Alec Dickins in his book shop Meticulous: Alec Dickins in his book shop.

For 13 years from 1973, Alec Dickins ran his second-hand bookshop, the Rocks Bookshop, in a terrace shop of two storeys between the northern end of George Street and the Argyle Cut. He fiercely vetted entry to the upper floor, giving those who were refused entry a big feeling of missing out.
''People declined entry would sometimes ask him what it took to get up to the second floor,'' fellow Sydney book dealer Peter Tinsley, who patronised the shop in his youth, recalls. ''They asked if I could help them get up there.''

But Dickins genuinely admitted only people he considered worthy of climbing the stairs. One day, an eminent man of the cloth entered and was greeted by, ''You cannot go up there.''
''Don't you know who I am?'' the clergyman asked. Surely Dickins exaggerated in his reply, ''Yes, but 60 per cent of the book thefts around the world are by churchmen.''
Dickins was neither mean - he was not worried too much about the financial loss caused by book thieves - nor a misanthrope as visitors might reasonably have inferred. He just loved books and wanted them to go to good homes. The best of his stock was upstairs.

Later, working as a cataloguer of rare books at Tim Goodman's auction house in Waterloo, Dickins had a great deal of difficulty in agreeing to the low reserves necessary to make sure consignments sold. He refused to lower the bar, says Anne Phillips, who ran the art and book auctions that made a very big contribution to the Goodman, later Bonham and Goodman, operation in the mid-2000s. She also had difficulty in persuading Dickins to box rather than individually lot many a book.

Virtually every old book had some value. He catalogued them meticulously and gave them lots of time. The founder of the auction house, Tim Goodman, remembers that Dickins once asked for a day off to have a pacemaker put in. ''Just one day?'' gasped Goodman.
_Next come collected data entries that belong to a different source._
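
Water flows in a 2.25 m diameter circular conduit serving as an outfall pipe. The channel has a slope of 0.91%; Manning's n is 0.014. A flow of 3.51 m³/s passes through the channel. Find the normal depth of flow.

Manning's equation rearranged: A R^(2/3) = nQ / (1·√S) = 0.014 × 3.51 / (√0.0091) = 0.5151.
Try y = 0.814 m: A R^(2/3) = 0.7581 — high.
Try y = 0.665 m: A R^(2/3) = 0.5155 — ≈ 0.5151.

y_n = 0.665 m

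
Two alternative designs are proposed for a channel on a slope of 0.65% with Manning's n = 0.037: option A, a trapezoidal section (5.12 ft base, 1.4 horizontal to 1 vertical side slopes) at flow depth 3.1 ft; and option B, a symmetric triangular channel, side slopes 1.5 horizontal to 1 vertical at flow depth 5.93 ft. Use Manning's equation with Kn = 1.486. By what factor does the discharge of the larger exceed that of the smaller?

Channel A: With bottom width b = 5.12 ft and side slope z = 1.4: A = (b + zy)y = (5.12 + 1.4×3.1)×3.1 = 29.33 ft²; P = b + 2y√(1+z²) = 5.12 + 2×3.1×1.72 = 15.79 ft. Hydraulic radius R = A/P = 29.33/15.79 = 1.858 ft. Q_A = (1.486/0.037)·29.33·1.858^(2/3)·√0.0065 = 143.5 ft³/s.
Channel B: For a triangular section with side slope z = 1.5: A = zy² = 1.5×5.93² = 52.75 ft²; P = 2y√(1+z²) = 2×5.93×1.803 = 21.38 ft. Hydraulic radius R = A/P = 52.75/21.38 = 2.467 ft. Q_B = (1.486/0.037)·52.75·2.467^(2/3)·√0.0065 = 311.8 ft³/s.
The larger discharge is 311.8 ft³/s and the smaller is 143.5 ft³/s; the ratio is 2.17.

2.17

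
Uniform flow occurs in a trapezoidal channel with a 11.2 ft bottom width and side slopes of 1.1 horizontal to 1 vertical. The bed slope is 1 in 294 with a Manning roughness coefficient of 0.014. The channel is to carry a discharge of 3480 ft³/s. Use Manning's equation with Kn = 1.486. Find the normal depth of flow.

y_n = 9.05 ft

Manning's equation rearranged: A R^(2/3) = nQ / (1.486·√S) = 0.014 × 3480 / (1.486 × √0.003401) = 562.2.
Try y = 6.25 ft: A R^(2/3) = 274.8 — too small.
Try y = 11 ft: A R^(2/3) = 830.9 — too large.
Try y = 9.05 ft: A R^(2/3) = 561.6 — matches.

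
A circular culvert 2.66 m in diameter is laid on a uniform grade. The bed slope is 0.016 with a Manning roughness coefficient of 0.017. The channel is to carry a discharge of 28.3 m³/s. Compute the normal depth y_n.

Manning's equation rearranged: A R^(2/3) = nQ / (1·√S) = 0.017 × 28.3 / (√0.016) = 3.803.
At y = 1.35 m: A R^(2/3) = 2.171 — too small.
At y = 2.21 m: A R^(2/3) = 4.284 — too large.
At y = 1.97 m: A R^(2/3) = 3.804 — close enough.

y_n = 1.97 m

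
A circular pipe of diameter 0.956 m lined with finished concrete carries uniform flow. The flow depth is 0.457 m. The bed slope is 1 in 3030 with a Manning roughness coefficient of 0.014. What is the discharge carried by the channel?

For a circular section of diameter D = 0.956 m at depth y = 0.457 m, the central angle is θ = 2 arccos(1 − 2y/D) = 3.054 rad. Then A = (D²/8)(θ − sin θ) = 0.3388 m² and P = Dθ/2 = 1.46 m.
Hydraulic radius R = A/P = 0.3388/1.46 = 0.2321 m.
Manning's equation: Q = (1/n) A R^(2/3) S^(1/2) = (1/0.014) × 0.3388 × 0.2321^(2/3) × 0.00033^(1/2) = 0.166 m³/s.

Q = 0.166 m³/s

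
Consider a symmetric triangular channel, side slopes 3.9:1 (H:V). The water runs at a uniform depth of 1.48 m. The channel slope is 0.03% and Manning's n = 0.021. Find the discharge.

For a triangular section with side slope z = 3.9: A = zy² = 3.9×1.48² = 8.543 m²; P = 2y√(1+z²) = 2×1.48×4.026 = 11.92 m.
Hydraulic radius R = A/P = 8.543/11.92 = 0.7168 m.
Manning's equation: Q = (1/n) A R^(2/3) S^(1/2) = (1/0.021) × 8.543 × 0.7168^(2/3) × 0.0003^(1/2) = 5.64 m³/s.

Q = 5.64 m³/s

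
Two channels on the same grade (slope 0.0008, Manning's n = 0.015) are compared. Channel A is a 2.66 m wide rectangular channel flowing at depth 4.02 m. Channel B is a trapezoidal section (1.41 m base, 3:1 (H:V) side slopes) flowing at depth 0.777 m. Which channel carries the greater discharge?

channel A

Channel A: Flow area A = b·y = 2.66 × 4.02 = 10.69 m². Wetted perimeter P = b + 2y = 2.66 + 2×4.02 = 10.7 m. Hydraulic radius R = A/P = 10.69/10.7 = 0.9994 m. Q_A = (1/0.015)·10.69·0.9994^(2/3)·√0.0008 = 20.15 m³/s.
Channel B: With bottom width b = 1.41 m and side slope z = 3: A = (b + zy)y = (1.41 + 3×0.777)×0.777 = 2.907 m²; P = b + 2y√(1+z²) = 1.41 + 2×0.777×3.162 = 6.324 m. Hydraulic radius R = A/P = 2.907/6.324 = 0.4596 m. Q_B = (1/0.015)·2.907·0.4596^(2/3)·√0.0008 = 3.264 m³/s.
Q_A = 20.15 m³/s vs Q_B = 3.264 m³/s, so channel A carries more.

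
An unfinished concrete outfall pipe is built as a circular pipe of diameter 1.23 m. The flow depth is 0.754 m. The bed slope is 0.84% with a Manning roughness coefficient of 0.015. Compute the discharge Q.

For a circular section of diameter D = 1.23 m at depth y = 0.754 m, the central angle is θ = 2 arccos(1 − 2y/D) = 3.598 rad. Then A = (D²/8)(θ − sin θ) = 0.7636 m² and P = Dθ/2 = 2.213 m.
Hydraulic radius R = A/P = 0.7636/2.213 = 0.3451 m.
Manning's equation: Q = (1/n) A R^(2/3) S^(1/2) = (1/0.015) × 0.7636 × 0.3451^(2/3) × 0.0084^(1/2) = 2.3 m³/s.

Q = 2.3 m³/s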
An argument followed but Dickins insisted on keeping his absence down to a day because a sale was coming up.

True to form, he came in to work the day after and was at the top of a ladder shuffling the books around on the shelves when Goodman spotted a bit of blood on his shirt and pointed it out. ''Oh my goodness there is,'' said Dickins, who went into the toilet, washed it off his shirt and climbed back up the ladder.
When weakened by a variety of other physical problems, particularly in the last two years of his life after a serious accident when crossing the road, Dickins refused to sit in a wheelchair.

He enjoyed presenting himself as a bit of a likeable pretend cad and a ladies man, which he could do, in a kind of Terry-Thomas sort of way with the upper British accent that stuck with him from his days in the family house in London's fashionable Cambridge Square.

Alec Collingwood Dickins was born on September 23, 1923 on a ship heading across the Atlantic. ''Born at sea'' presented many exchanges later in life when a birth certificate had to be presented. His father, Alex, was one of the two second-generation brothers of the New York global publishing house of Henry Dickins and Co.